Fabio Peri, isn’t hunting stars from home, in a city maybe, just wishful thinking?
“No. We are penalized though by luminous pollution, which only allows us to see 50 or so stars instead of the 3,000 visible to the naked eye in an uncontaminated place like Oasi Zegna. You’re obviously in a better position if you have a top-floor terrace and therefore a clear horizon. But we can all get some degree of satisfaction here. And let’s hope we see the comet.” 

Fabio Peri, scientific director of Milan’s Planetarium
Fabio Peri, scientific director of Milan’s Planetarium

Could we really see a comet? 
“It’s called Atlas. We’re all hoping that, after passing behind the sun in the early days of May, it will also become visible to the naked eye. We’ve been waiting since ’97, when Hale-Bopp went by. But comets are unpredictable.” 

Few people have a telescope. Any tips for sharpening our vision?
 
“A pair of normal binoculars is enough. Or the zoom of a camera, another good way to enlarge the view. You can also play some amusing games with a camera, such as aiming at the Pole Star, the only one that stays put in the sky all night, and with a half hour exposure time, get a shot of the stationary star and a streak of light around it produced by other stars in motion.” 

What does the April sky offer us?
 
“Certainly Venus, easy to find. If you look west around half an hour after sunset, you’ll see a very bright spot: that’s Venus, the planet that in this period is our evening star. It shines like that because it’s close to the sun. At other times of the year, on the other hand, it acts as our morning star. To the left of Venus, we have Aldebaran, which in the imagination of the ancients was the eye of the Bull charging the giant Orion, another constellation that’s also visible from Milan, like the three stars in a line forming his belt. If we follow these three stars in the belt, sloping slightly downwards, we find Sirius, the brightest star in our sky.” 

The moon is another big attraction, isn’t it?
 
“Yes, it’ll be full on Wednesday 8 April. And it will be special, because it will also be at its perigeum, the point on its orbit closest to Earth. So it’ll be a supermoon, 10% bigger than usual.” 

Good news for lovers of the night sky then…
 
“But that’s not all. Early risers might like to set their alarms to 4 in the morning and go hunting for three planets: Jupiter, Saturn and Mars, though the latter will be more difficult to see. You find them in a row, if you look east. You’ll see them shining but you’ll know they’re planets because their light is steady, whereas stars sparkle, flicker. Around 13 or 14 April, it will be even easier to make out Jupiter because it will be close to the moon. In that part of the sky we’re also starting to see the constellations that will accompany us during the summer. The brightest is Vega.” 

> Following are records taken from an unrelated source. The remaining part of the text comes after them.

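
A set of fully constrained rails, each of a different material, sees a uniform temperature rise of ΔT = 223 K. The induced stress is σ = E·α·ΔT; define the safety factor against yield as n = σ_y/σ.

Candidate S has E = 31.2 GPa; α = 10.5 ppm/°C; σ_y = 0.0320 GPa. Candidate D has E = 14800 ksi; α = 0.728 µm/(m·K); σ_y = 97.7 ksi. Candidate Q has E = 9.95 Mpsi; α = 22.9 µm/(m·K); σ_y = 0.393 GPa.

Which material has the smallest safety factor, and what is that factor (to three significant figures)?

candidate S, n = 0.438

With everything in SI (GPa, ×10⁻⁶/K, MPa):
  candidate S: E = 31.20, α = 10.5, σ_y = 32.00 → σ = 73.1 MPa, n = 0.438
  candidate D: E = 102.0, α = 0.728, σ_y = 673.6 → σ = 16.6 MPa, n = 40.7
  candidate Q: E = 68.60, α = 22.9, σ_y = 393.0 → σ = 350 MPa, n = 1.12
The minimum is candidate S at n = 0.438.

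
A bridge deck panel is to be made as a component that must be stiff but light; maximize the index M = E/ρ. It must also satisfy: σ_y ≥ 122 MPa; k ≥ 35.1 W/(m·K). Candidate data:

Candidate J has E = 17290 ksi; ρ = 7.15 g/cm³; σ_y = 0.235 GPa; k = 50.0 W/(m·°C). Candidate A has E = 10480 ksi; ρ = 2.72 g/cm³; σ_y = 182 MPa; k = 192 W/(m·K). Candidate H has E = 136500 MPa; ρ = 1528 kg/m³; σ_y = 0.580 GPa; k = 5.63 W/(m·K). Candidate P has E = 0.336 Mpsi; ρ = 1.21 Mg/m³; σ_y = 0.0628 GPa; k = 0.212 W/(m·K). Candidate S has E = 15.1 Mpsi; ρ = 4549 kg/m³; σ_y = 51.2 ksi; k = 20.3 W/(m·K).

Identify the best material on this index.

Screen on constraints: σ_y ≥ 122 MPa; k ≥ 35.1 W/(m·K). Survivors: candidate J, candidate A.
Putting every candidate on a common basis:
  candidate J: E = 119.2 GPa, ρ = 7150 kg/m³
  candidate A: E = 72.26 GPa, ρ = 2720 kg/m³
  candidate A: M = 26.6 MN·m/kg
  candidate J: M = 16.7 MN·m/kg
The maximum is for candidate A.

candidate A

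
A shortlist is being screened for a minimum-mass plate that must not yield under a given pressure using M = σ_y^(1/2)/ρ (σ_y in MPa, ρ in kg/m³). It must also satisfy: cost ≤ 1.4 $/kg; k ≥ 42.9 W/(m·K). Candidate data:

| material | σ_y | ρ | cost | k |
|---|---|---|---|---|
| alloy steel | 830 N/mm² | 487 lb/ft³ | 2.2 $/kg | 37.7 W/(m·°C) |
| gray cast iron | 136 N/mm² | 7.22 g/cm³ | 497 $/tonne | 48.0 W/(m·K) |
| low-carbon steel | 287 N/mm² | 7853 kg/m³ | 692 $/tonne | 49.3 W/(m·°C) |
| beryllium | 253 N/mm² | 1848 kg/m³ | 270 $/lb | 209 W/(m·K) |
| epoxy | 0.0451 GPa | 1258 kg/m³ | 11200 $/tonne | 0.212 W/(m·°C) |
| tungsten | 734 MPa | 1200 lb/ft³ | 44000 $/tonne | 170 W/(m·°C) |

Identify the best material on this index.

low-carbon steel

Screen on constraints: cost ≤ 1.4 $/kg; k ≥ 42.9 W/(m·K). Survivors: gray cast iron, low-carbon steel.
Convert each candidate to consistent units, then evaluate M:
  gray cast iron: σ_y = 136.0 MPa, ρ = 7220 kg/m³
  low-carbon steel: σ_y = 287.0 MPa, ρ = 7853 kg/m³
  low-carbon steel: M = 2.16×10⁻³
  gray cast iron: M = 1.62×10⁻³
Highest index: low-carbon steel.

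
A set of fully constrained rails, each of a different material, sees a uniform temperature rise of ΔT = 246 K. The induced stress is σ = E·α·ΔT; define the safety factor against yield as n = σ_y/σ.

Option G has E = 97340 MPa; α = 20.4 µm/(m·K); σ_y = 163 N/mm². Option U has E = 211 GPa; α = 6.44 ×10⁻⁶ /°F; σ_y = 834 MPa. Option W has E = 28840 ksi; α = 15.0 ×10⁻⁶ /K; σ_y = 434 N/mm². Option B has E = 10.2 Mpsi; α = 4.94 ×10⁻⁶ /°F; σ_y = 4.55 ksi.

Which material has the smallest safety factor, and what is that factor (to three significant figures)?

Converting E to GPa, α to ×10⁻⁶/K, σ_y to MPa, then σ and n for each:
  option G: E = 97.34, α = 20.4, σ_y = 163.0 → σ = 488 MPa, n = 0.334
  option U: E = 211.0, α = 11.6, σ_y = 834.0 → σ = 602 MPa, n = 1.39
  option W: E = 198.8, α = 15.0, σ_y = 434.0 → σ = 734 MPa, n = 0.591
  option B: E = 70.33, α = 8.89, σ_y = 31.37 → σ = 154 MPa, n = 0.204
The minimum is option B at n = 0.204.

option B, n = 0.204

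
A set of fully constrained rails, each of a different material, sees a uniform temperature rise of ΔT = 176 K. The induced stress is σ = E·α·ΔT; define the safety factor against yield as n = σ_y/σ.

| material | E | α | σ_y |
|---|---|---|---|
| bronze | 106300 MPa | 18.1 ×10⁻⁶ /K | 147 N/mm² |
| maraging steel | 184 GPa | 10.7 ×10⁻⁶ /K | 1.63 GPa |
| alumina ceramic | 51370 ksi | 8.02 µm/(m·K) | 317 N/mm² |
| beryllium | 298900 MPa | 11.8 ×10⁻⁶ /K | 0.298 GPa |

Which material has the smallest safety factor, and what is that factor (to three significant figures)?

Per material, after unit conversion:
  bronze: E = 106.3, α = 18.1, σ_y = 147.0 → σ = 339 MPa, n = 0.434
  maraging steel: E = 184.0, α = 10.7, σ_y = 1630 → σ = 347 MPa, n = 4.70
  alumina ceramic: E = 354.2, α = 8.02, σ_y = 317.0 → σ = 500 MPa, n = 0.634
  beryllium: E = 298.9, α = 11.8, σ_y = 298.0 → σ = 621 MPa, n = 0.480
The minimum is bronze at n = 0.434.

bronze, n = 0.434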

Getting back to us, let’s finish our spin round the sky. 
“This is the best period for seeing the Big Dipper. If we look straight up and a little to the north, we’ll see it, because it’s high in the sky. We can now go for the Pole Star. The Dipper is formed by seven stars: if we take the outside ones on the short side and extend an ideal line towards the horizon, this will lead us to a little star that’s not too bright, and that’s it, the only star that stays put all night, while the Big Dipper turns around it as the hours go by.”